I respectfully dissent from the majority opinion in this cause. The majority opinion affirms the action of the trial judge in granting a motion by the defendant wife to withdraw the issues from the jury and dismiss complainant's suit. The cause was being tried to a jury and the ground for divorce alleged was cruel and inhuman treatment. As is stated in the majority opinion, complainant had not only adduced some substantial proof tending to sustain the charge of cruel and inhuman treatment, but had adduced proof corroborating same. In that situation, it is my opinion that the trial judge erred in withdrawing the issues from the jury. Section 36-811 T.C.A. provides: "If the cause assigned for the divorce be adultery, it shall be a good defense and perpetual bar to the same if the defendant allege and prove:
"(1) That the complainant has been guilty of like act or crime."
I find in the Code no similar provision with reference to other grounds of divorce. Section 36-818 T.C.A. does provide:
"Defense when ground is mistreatment or neglect. — If the cause assigned for a divorce be any of those specified in sec. 36-802, the defendant may make defense by alleging and proving the ill conduct of the complainant as a justifiable cause for the conduct complained of, and on making out the defense to the satisfaction of the court, the bill may be dismissed with or without costs, in the discretion of the court."
36-818 T.C.A. is applicable, however, in my opinion, only where such defense as is therein authorized be, also, one of the grounds for divorce provided for in 36-802 which are, 1. Cruel and inhuman treatment, 2. Offering indignities to the person, and 3. Abandonment or turning out of doors, and neglecting to provide. The right to divorce in Tennessee is purely a statutory right, and nowhere in our statutes do I find any provision for the defense of recrimination as set out in the majority opinion.

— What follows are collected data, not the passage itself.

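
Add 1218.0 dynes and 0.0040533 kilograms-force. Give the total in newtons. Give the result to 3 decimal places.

1218.0 dyn = 0.0121800 N and 0.0040533 kgf = 0.0397493 N.
0.0121800 + 0.0397493 ≈ 0.052 N.

0.052 newtons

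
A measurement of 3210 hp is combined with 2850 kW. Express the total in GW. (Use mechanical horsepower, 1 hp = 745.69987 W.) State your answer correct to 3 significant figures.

3210 hp = 0.00239370 GW and 2850 kW = 0.00285000 GW.
0.00239370 + 0.00285000 ≈ 0.00524 GW.

0.00524 GW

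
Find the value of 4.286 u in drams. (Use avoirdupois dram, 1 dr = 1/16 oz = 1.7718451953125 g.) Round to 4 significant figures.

4.017 × 10^-24 drams

1 atomic mass unit = 9.37181 × 10^-25 drams.
So 4.286 × 9.37181 × 10^-25 ≈ 4.017 × 10^-24 dr.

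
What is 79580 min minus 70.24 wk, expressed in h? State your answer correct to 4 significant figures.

-10470 hours

79580 min = 1326.33 h and 70.24 wk = 11800.3 h.
1326.33 − 11800.3 ≈ -10470 h.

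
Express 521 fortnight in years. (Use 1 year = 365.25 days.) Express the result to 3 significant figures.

1 fortnight = 0.0383299 years.
Then 521 × 0.0383299 ≈ 20.0 yr.

20.0 yr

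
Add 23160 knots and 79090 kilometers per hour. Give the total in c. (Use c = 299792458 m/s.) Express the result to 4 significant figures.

0.0001130 c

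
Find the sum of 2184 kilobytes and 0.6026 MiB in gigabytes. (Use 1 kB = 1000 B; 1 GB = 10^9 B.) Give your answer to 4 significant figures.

0.002816 gigabytes

2184 kB = 0.00218400 GB and 0.6026 MiB = 0.000631872 GB.
0.00218400 + 0.000631872 ≈ 0.002816 GB.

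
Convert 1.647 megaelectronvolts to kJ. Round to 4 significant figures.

1 MeV = 1.60218 × 10^-16 kilojoules.
Thus 1.647 × 1.60218 × 10^-16 ≈ 2.639 × 10^-16 kJ.

2.639 × 10^-16 kJ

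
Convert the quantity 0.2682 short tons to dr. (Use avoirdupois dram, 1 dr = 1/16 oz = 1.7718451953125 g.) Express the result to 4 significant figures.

137300 dr

1 short ton = 512000 dr.
Thus 0.2682 × 512000 ≈ 137300 dr.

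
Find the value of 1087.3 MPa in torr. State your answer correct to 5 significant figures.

1 MPa = 7500.62 torr.
Thus 1087.3 × 7500.62 ≈ 8.1554 × 10^6 torr.

8.1554 × 10^6 torr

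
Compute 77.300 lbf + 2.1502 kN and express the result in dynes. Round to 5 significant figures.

2.4940e+8 dyn

77.300 lbf = 3.43848e+7 dyn and 2.1502 kN = 2.15020e+8 dyn.
3.43848e+7 + 2.15020e+8 ≈ 2.4940e+8 dyn.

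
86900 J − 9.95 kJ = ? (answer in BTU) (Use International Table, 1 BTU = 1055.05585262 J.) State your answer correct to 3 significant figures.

86900 J = 82.3653 BTU and 9.95 kJ = 9.43078 BTU.
82.3653 − 9.43078 ≈ 72.9 BTU.

72.9 British thermal units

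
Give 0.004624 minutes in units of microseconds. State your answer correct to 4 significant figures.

277400 μs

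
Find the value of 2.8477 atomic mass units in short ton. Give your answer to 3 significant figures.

5.21 × 10^-30 short ton

1 u = 1.83043 × 10^-30 short tons.
Then 2.8477 × 1.83043 × 10^-30 ≈ 5.21 × 10^-30 short ton.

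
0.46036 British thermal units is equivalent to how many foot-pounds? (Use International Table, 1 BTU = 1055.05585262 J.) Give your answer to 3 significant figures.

1 British thermal unit = 778.169 foot-pounds.
So 0.46036 × 778.169 ≈ 358 ft·lbf.

358 ft·lbf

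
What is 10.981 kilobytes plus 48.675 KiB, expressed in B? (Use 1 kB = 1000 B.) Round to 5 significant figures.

10.981 kB = 10981.0 B and 48.675 KiB = 49843.2 B.
10981.0 + 49843.2 ≈ 60824 B.

60824 bytes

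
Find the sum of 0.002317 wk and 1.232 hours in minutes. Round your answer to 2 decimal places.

97.28 minutes

0.002317 wk = 23.3554 min and 1.232 h = 73.9200 min.
23.3554 + 73.9200 ≈ 97.28 min.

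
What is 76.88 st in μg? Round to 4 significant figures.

4.882e+11 micrograms

1 st = 6.35029e+9 micrograms.
76.88 × 6.35029e+9 ≈ 4.882e+11 μg.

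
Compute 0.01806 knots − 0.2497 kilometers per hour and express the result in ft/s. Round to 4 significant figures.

0.01806 kn = 0.0304818 ft/s and 0.2497 km/h = 0.227563 ft/s.
0.0304818 − 0.227563 ≈ -0.1971 ft/s.

-0.1971 ft/s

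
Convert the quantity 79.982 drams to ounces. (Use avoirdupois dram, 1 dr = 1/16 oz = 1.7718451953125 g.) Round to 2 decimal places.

1 dram = 0.0625000 oz.
Thus 79.982 × 0.0625000 ≈ 5.00 oz.

5.00 oz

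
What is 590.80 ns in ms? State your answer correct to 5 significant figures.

1 nanosecond = 1.00000e-6 ms.
So 590.80 × 1.00000e-6 ≈ 0.00059080 ms.

0.00059080 milliseconds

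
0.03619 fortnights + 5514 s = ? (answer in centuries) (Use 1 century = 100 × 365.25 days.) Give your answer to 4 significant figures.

0.03619 fortnight = 1.38716 × 10^-5 century and 5514 s = 1.74728 × 10^-6 century.
1.38716 × 10^-5 + 1.74728 × 10^-6 ≈ 1.562 × 10^-5 century.

1.562 × 10^-5 century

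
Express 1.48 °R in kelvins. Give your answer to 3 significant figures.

0.822 kelvins

°R = K × 9/5.
Applying the formula gives 0.822 K.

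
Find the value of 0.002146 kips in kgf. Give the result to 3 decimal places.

0.973 kgf

1 kip = 453.592 kilograms-force.
Thus 0.002146 × 453.592 ≈ 0.973 kgf.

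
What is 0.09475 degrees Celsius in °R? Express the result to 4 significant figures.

491.8 degrees Rankine

°R = (°C + 273.15) × 9/5.
Applying the formula gives 491.8 °R.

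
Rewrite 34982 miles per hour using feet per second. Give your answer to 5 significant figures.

51307 ft/s

1 mph = 1.46667 ft/s.
34982 × 1.46667 ≈ 51307 ft/s.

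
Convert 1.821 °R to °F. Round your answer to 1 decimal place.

-457.8 degrees Fahrenheit

°R = °F + 459.67.
Applying the formula gives -457.8 °F.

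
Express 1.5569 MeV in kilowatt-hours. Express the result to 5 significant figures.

6.9290 × 10^-20 kWh

1 MeV = 4.45049 × 10^-20 kWh.
So 1.5569 × 4.45049 × 10^-20 ≈ 6.9290 × 10^-20 kWh.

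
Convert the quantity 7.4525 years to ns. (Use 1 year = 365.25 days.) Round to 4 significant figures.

2.352 × 10^17 nanoseconds

1 yr = 3.15576 × 10^16 ns.
Then 7.4525 × 3.15576 × 10^16 ≈ 2.352 × 10^17 ns.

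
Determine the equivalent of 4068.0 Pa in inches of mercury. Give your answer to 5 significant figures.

1 Pa = 0.000295300 inHg.
So 4068.0 × 0.000295300 ≈ 1.2013 inHg.

1.2013 inches of mercury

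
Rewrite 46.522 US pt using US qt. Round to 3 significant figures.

1 US pt = 0.500000 US qt.
46.522 × 0.500000 ≈ 23.3 US qt.

23.3 US qt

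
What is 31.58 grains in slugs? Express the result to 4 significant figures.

0.0001402 slugs

1 grain = 4.44014e-6 slug.
Thus 31.58 × 4.44014e-6 ≈ 0.0001402 slug.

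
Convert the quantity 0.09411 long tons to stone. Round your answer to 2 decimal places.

15.06 st

1 long ton = 160.000 st.
0.09411 × 160.000 ≈ 15.06 st.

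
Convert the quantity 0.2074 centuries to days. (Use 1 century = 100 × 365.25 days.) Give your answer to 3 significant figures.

7580 days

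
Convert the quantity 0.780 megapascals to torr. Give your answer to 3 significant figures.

1 MPa = 7500.62 torr.
Thus 0.780 × 7500.62 ≈ 5850 torr.

5850 torr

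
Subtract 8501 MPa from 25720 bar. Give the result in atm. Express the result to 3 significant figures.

25720 bar = 25383.7 atm and 8501 MPa = 83898.3 atm.
25383.7 − 83898.3 ≈ -58500 atm.

-58500 atm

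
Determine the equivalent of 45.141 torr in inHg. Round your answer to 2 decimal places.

1.78 inHg

1 torr = 0.0393701 inHg.
So 45.141 × 0.0393701 ≈ 1.78 inHg.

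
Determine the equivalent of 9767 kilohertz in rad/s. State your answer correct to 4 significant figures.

1 kilohertz = 6283.19 rad/s.
Thus 9767 × 6283.19 ≈ 6.137 × 10^7 rad/s.

6.137 × 10^7 rad/s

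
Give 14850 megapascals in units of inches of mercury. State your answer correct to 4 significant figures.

4.385e+6 inches of mercury

1 megapascal = 295.300 inches of mercury.
Thus 14850 × 295.300 ≈ 4.385e+6 inHg.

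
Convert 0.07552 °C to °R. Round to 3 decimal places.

°R = (°C + 273.15) × 9/5.
Applying the formula gives 491.806 °R.

491.806 degrees Rankine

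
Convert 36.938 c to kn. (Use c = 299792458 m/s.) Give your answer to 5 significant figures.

2.1526 × 10^10 knots

1 c = 5.82750 × 10^8 kn.
So 36.938 × 5.82750 × 10^8 ≈ 2.1526 × 10^10 kn.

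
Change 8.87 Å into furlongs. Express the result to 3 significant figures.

1 angstrom = 4.97097 × 10^-13 furlong.
8.87 × 4.97097 × 10^-13 ≈ 4.41 × 10^-12 furlong.

4.41 × 10^-12 furlong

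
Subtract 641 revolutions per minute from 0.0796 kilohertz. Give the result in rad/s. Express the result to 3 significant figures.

433 radians per second

0.0796 kHz = 500.142 rad/s and 641 rpm = 67.1254 rad/s.
500.142 − 67.1254 ≈ 433 rad/s.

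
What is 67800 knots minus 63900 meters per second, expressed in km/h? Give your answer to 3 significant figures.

67800 kn = 125566 km/h and 63900 m/s = 230040 km/h.
125566 − 230040 ≈ -104000 km/h.

-104000 kilometers per hour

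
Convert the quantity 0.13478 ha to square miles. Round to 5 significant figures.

0.00052039 mi²

1 hectare = 0.00386102 mi².
Then 0.13478 × 0.00386102 ≈ 0.00052039 mi².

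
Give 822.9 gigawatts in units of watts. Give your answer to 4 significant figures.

8.229 × 10^11 W

1 GW = 1.00000 × 10^9 watts.
Then 822.9 × 1.00000 × 10^9 ≈ 8.229 × 10^11 W.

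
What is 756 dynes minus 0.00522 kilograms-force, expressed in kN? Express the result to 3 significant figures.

756 dyn = 7.56000e-6 kN and 0.00522 kgf = 5.11907e-5 kN.
7.56000e-6 − 5.11907e-5 ≈ -4.36e-5 kN.

-4.36e-5 kN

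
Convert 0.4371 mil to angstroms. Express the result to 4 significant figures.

111000 angstroms

1 mil = 254000 Å.
So 0.4371 × 254000 ≈ 111000 Å.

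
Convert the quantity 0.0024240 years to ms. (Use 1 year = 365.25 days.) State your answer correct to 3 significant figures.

1 year = 3.15576e+10 milliseconds.
So 0.0024240 × 3.15576e+10 ≈ 7.65e+7 ms.

7.65e+7 ms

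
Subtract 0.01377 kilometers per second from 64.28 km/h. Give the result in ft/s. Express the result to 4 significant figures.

64.28 km/h = 58.5812 ft/s and 0.01377 km/s = 45.1772 ft/s.
58.5812 − 45.1772 ≈ 13.40 ft/s.

13.40 feet per second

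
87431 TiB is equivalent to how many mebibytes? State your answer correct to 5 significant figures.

1 TiB = 1.04858 × 10^6 mebibytes.
Thus 87431 × 1.04858 × 10^6 ≈ 9.1678 × 10^10 MiB.

9.1678 × 10^10 MiB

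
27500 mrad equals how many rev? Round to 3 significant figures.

4.38 revolutions

1 milliradian = 0.000159155 rev.
27500 × 0.000159155 ≈ 4.38 rev.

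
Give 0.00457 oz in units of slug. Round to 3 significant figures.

8.88 × 10^-6 slugs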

Even if it be true, as is set out in the majority opinion, that any ground for divorce on the part of the petitioning spouse would constitute a defense, adultery of the complainant in the instant case would not constitute such defense, because the defendant did not allege and prove that she was not guilty of a like offense, as is required by the decision of the Supreme Court in Cameron v. Cameron, 42 Tenn. 375. Defendant's answer and cross bill did not have attached to same the oath required by section 36-806 T.C.A., which affidavit is a jurisdictional prerequisite, as was held in Wagner v. Wagner (1918), 8 Tenn.Civ.App. 254; Carter v. Carter (1944), 28 Tenn. App. 478, 191 S.W.2d 451; McFerrin v. McFerrin (1945), 28 Tenn. App. 552, 191 S.W.2d 946, 948. Since defendant's answer and cross bill did not meet the requirements of 36-806 T.C.A. notwithstanding the fact that complainant's own testimony admitted adultery on his part, defendant, on authority of Cameron v. Cameron, 42 Tenn. 375, could not have obtained a divorce on that ground. The majority opinion holds that the rule of Cameron v. Cameron should not be extended. In my opinion, this is not an extension of that rule, but is a mere application thereof.
Since this cause was being tried before a jury, it is my opinion that admission of adultery by complainant did not bar his right to a divorce on the ground of cruel and inhuman treatment if the jury had found that the defendant was guilty of such offense, as charged. It is therefore my opinion that this cause should be reversed and remanded for a new trial so that that issue may be submitted to a jury.